[Math] How to calculate the infinite sum of this double series

Question

I'm calculating this double sum:
$$
\sum _{m=1}^{\infty } \sum _{k=0}^{\infty } \frac{(-1)^m}{(2 k+1)^2+m^2}
$$
I know the answer is
$$
\frac{ \pi \log (2)}{16}-\frac{\pi ^2}{16}
$$
which can be verified by numerical calculations. I used the Taylor expansions of $log (1+x)$ and $arcsin (x)$ at x=1 to replace $log (2)$ and $\pi$. I got
$$
\sum _{m=1}^{\infty } \sum _{k=0}^{\infty } \frac{(2 m+1) (-1)^{k+m}}{4 m(2 k+1) (2 m-1)}
$$
I tried to play with the dummy variables but failed.
Any idea?

Answer 1

Consider for any real number $s>1$ the double series $$ \sum_{m=1}^{\infty} \sum_{k=0}^{\infty} \frac{(-1)^m}{((2k+1)^2+m^2)^s}. \tag{1} $$ This double series converges absolutely. Moreover for any given $m$, the inner series over $k$ converges to some $C(m,s)$, say, which for any given $s \ge 1$ is a monotone decreasing function of $m$. Combined with (the idea behind the) alternating series test, it is not hard to justify that the series in (1) tends to our desired sum as $s\to 1^+$.
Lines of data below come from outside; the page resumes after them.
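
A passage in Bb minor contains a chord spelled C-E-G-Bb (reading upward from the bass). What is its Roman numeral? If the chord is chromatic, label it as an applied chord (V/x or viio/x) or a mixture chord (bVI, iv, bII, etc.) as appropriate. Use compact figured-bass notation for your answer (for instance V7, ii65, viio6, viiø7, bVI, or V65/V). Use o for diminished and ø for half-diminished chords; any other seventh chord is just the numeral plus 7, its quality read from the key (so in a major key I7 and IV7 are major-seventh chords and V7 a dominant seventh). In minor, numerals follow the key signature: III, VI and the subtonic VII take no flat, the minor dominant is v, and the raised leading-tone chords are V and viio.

V7/V

The pitches C-E-G-Bb form a dominant seventh chord rooted on C.
C is not a diatonic chord root with this quality in Bb minor, but it lies a perfect fifth above F (V), so the chord functions as an applied dominant of V.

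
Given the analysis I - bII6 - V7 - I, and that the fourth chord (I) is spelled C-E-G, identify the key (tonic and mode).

I is given as C-E-G — a major triad with root C.
If C is scale degree 1 and the mode makes that degree carry a major triad, the tonic is C and the mode is major.

C major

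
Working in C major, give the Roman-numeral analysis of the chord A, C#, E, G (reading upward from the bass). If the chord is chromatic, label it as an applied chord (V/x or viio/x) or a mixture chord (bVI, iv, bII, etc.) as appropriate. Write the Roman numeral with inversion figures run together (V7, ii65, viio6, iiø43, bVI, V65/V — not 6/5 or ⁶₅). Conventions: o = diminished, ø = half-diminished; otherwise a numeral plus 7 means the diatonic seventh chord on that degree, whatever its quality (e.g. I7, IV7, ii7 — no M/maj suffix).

Stacked in thirds the chord is A-C#-E-G: a dominant seventh chord on A.
A is not a diatonic chord root with this quality in C major, but it lies a perfect fifth above D (ii), so the chord functions as an applied dominant of ii.

V7/ii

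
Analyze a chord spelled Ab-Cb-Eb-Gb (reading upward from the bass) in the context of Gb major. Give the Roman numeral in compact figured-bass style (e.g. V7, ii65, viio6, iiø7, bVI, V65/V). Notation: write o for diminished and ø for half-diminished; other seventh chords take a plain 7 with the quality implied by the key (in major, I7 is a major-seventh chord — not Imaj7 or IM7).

Stacked in thirds the chord is Ab-Cb-Eb-Gb: a minor seventh chord on Ab.
In Gb major, Ab is the supertonic; the diatonic minor seventh chord there is ii7.

ii7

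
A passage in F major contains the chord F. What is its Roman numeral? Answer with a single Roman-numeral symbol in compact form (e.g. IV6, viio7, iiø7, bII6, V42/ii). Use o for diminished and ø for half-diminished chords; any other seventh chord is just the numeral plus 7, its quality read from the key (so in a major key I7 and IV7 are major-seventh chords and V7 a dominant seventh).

I

The pitches F-A-C form a major triad rooted on F.
In F major, F is the tonic; the diatonic major triad there is I.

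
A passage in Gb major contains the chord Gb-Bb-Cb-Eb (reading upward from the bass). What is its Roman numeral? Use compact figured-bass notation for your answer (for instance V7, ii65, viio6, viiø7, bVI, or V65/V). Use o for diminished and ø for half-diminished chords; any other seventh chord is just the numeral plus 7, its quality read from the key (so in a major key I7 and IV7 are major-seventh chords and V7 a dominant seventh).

IV43

The pitches Cb-Eb-Gb-Bb form a major seventh chord rooted on Cb.
Cb is scale degree 4 in Gb major, and a major seventh chord on that degree is written IV7.
With Gb in the bass the chord is in second inversion, so the figured bass is 43.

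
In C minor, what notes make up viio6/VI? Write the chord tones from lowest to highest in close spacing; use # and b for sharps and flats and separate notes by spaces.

Bb Db G

The slash marks an applied leading-tone chord: viio of VI. In C minor, VI is Ab, so the leading tone to it is G, a half step below.
Building a diminished triad on G gives G-Bb-Db.
The figured bass 6 indicates first inversion, placing the third (Bb) in the bass: Bb-Db-G.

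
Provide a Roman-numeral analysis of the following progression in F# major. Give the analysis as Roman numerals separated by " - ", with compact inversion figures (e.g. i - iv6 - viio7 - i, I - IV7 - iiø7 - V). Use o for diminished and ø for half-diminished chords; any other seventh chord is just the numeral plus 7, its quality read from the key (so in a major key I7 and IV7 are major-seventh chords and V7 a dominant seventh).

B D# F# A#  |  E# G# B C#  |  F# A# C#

IV7 - V65 - I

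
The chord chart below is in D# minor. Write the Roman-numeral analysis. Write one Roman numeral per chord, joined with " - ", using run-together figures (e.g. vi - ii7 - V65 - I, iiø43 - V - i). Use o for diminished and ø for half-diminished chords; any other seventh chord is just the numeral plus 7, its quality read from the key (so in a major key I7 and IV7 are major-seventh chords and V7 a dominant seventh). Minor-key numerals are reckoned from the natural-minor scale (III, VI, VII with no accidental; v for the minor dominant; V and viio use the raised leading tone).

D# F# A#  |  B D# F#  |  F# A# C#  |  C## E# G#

D#-F#-A#: minor triad on D# = scale degree 1 → i.
B-D#-F# has root B, degree 6 in D# minor, so VI.
F#-A#-C#: root F# is the mediant; major triad there is III.
C##-E#-G#: diminished triad on C## = scale degree 7 → viio.

i - VI - III - viio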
Now let $R(n)$ denote the number of ways of writing $n$ as $a^2+b^2$ with $a$ and $b$ integers; note $R(1)=4$ since $1=1^2+0^2= (-1)^2+0^2=0^2+1^2=0^2+(-1)^2$. It is well known that $$ \sum_{n=1}^{\infty} \frac{R(n)}{n^s} = 4\zeta(s) L(s,\chi_{-4}), $$ and that $$ \sum_{n=1, \text{n odd}}^{\infty} \frac{R(n)}{n^s} = 4 \Big(1-\frac{1}{2^s}\Big) \zeta(s)L(s,\chi_{-4}). $$ Here $L(s,\chi_{-4})=1/1^s-1/3^s+1/5^s-1/7^s+\ldots$ is the Dirichlet $L$-function for the character $\pmod 4$.

Now let us return to the sum in (1). Write $(2k+1)^2+m^2=n$. If $n$ is odd, then $m$ is necessarily even, and this number is counted in (1) a total of $R(n)/8$ times; the only exceptions are when $n$ is an odd square, where the solutions $(2k+1)^2+0^2$ are not counted. So the contribution of the odd numbers $n$ to (1) is $$ \frac{1}{8} \sum_{n \text{odd} } \frac{R(n)}{n^s} - \frac{1}{2} \sum_{k=0}^{\infty} \frac{1}{(2k+1)^{2s}}= \frac{1}{2} \Big(1-\frac{1}{2^s}\Big) \zeta(s)L(s,\chi_{-4}) - \frac 12 \Big(1-\frac{1}{2^{2s}}\Big) \zeta(2s). $$

Now consider the contribution of $n\equiv 2\pmod 4$ to (1). These are the terms with $m$ odd, and they appear with sign $-1$. Here each $n$ appears $R(n)/4$ times. So these terms give $$ -\frac{1}{4} \sum_{n\equiv 2\pmod 4} \frac{R(n)}{n^s} = -\frac{1}{4} \frac{1}{2^s} \sum_{\ell \text{ odd} }\frac{R(\ell)}{\ell^s} = -\frac{1}{2^{s}}\Big(1-\frac{1}{2^s}\Big)\zeta(s) L(s,\chi_{-4}), $$ upon writing $n=2\ell$ with $\ell$ odd, and using here $R(n)=R(\ell)$.

Thus our sum in (1) equals $$ \Big(\frac12 -\frac{1}{2^s}\Big) \Big(1-\frac{1}{2^s}\Big) \zeta(s) L(s,\chi_{-4}) - \frac 12 \Big(1-\frac{1}{2^{2s}}\Big) \zeta(2s). $$ Now let $s\to 1^+$ and use $\zeta(2)=\pi^2/6$, $L(1,\chi_{-4})=\pi/4$ (Gregory's formula), and $(1/2-1/2^s) \zeta(s) \to (\log 2)/2$ (zeta has a simple pole with residue $1$ at $1$). The claimed identity follows.